À beira de uma determinada figura de mulher que desejaria ser, que raios! – ele estava certo.

A bela atenção e exploração sobre a origem de se abrir e admirar a realidade do outro, no outro, com o outro. Um gesto acidental fundamental para toda vida dar certo. Era, sempre foi, atribuída à falta, essa falha, esse vácuo. Mas ainda é um assunto delicado essa condição e sensação de estar se desagregando e se perdendo. Serve-se de chá, senta na banqueta na beira da pia, e tenta não pensar. Ou melhor, pensar sim, só que com o corpo inteiro.

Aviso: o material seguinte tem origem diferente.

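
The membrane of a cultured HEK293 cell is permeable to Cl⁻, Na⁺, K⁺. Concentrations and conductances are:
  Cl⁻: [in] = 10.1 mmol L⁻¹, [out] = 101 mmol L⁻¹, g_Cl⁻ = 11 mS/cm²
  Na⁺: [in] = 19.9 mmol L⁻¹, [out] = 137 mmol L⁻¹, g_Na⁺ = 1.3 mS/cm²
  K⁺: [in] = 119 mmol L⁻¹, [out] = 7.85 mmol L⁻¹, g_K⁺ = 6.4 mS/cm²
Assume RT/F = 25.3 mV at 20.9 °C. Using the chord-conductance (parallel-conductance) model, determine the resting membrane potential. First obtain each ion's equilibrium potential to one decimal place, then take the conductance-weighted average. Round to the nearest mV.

E_Cl⁻ = (25.3/-1)·ln(101/10.1) = -58.3 mV
E_Na⁺ = (25.3/1)·ln(137/19.9) = 48.8 mV
E_K⁺ = (25.3/1)·ln(7.85/119) = -68.8 mV
Vm = (Σ gᵢEᵢ)/(Σ gᵢ) = (11·-58.3 + 1.3·48.8 + 6.4·-68.8) / (11 + 1.3 + 6.4)
= -1018.18 / 18.7 = -54.45 mV

-54 mV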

Já é de madrugada e dali a poucas horas terá que acordar pra cumprir o dia. No escuro, anda no escuro. E quando for oportuno, começará devagar. Um toque feliz  naquele ponto das suas coxas a umedece. Os sentidos se esgueiram pela porta dos fundos da sua própria consciência. Um encontro afetivo. Com a devida honestidade poética, sabe que tentar desesperadamente uma coisa é muitas vezes uma forma de não a conquistá-la. Aperta os olhos. Prefere os arrepios das coxas. Lembra de molhados, de toques fortes, de vigor.

Experimenta, mesmo que de madrugada, mesmo que sozinha, mesmo que com frio, mesmo que apática, experimenta sentir seu próprio gosto.